Child to Parent Violence is any behaviour used by a young person to control, dominate or coerce parents/carers. It is intended to threaten and intimidate and puts family safety at risk. The violence is about a range of behaviours, including non-physical acts, aimed at achieving ongoing control over another person by instilling fear.
This problem of child to parent violence is complex and deeply impacts families, practitioners and the wider society. It is an emerging area of research and remains under reported as a strain of family violence. However, available statistics do indicate a worrying increase in reported incidents.

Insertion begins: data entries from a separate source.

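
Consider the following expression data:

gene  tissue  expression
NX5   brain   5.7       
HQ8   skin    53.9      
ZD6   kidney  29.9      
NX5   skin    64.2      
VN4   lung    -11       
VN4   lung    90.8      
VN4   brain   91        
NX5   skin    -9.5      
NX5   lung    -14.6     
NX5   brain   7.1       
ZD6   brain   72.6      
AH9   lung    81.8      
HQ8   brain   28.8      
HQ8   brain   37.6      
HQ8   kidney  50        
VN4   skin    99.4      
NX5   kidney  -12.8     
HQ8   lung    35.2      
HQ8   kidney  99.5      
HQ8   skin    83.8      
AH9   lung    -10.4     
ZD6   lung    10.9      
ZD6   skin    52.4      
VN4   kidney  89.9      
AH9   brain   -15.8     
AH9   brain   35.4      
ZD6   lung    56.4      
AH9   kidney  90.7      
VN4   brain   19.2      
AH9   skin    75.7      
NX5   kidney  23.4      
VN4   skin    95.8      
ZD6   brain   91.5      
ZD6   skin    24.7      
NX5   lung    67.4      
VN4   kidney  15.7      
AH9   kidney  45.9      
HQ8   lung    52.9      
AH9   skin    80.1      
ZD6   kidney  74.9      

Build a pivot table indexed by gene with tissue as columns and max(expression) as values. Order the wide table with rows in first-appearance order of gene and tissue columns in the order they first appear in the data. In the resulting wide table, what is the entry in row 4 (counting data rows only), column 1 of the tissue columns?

91

With rows in first-appearance order of gene, row 4 is gene=VN4. tissue columns in first-appearance order: brain, skin, kidney, lung; column 1 is brain.
Long rows with gene=VN4, tissue=brain: max(91, 19.2) = 91.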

Practitioners working directly with families support these statistics with evidence from their increased caseloads. Research and experience suggest some causational trends to this increase include:
- With increasingly complex family and work arrangements often parental guilt means children are indulged more making it difficult for parents to later instil boundaries.
- Where children have witnessed family violence in some cases children may mimic the violence towards their mothers.
- Society increasingly challenges authority. As we learn from the past and move forward this questioning of authority is very positive but it does represent a shift in dynamics and less defined roles in parenting.
- Legally, parents can no longer physically punish children. However, parents who experienced physical punishment as children have not been trained in an alternative method of consequence, leaving some unsure about how to ‘discipline’ their children.
- Escalation habits. Children learn to escalate their behaviour in order to get their demands met.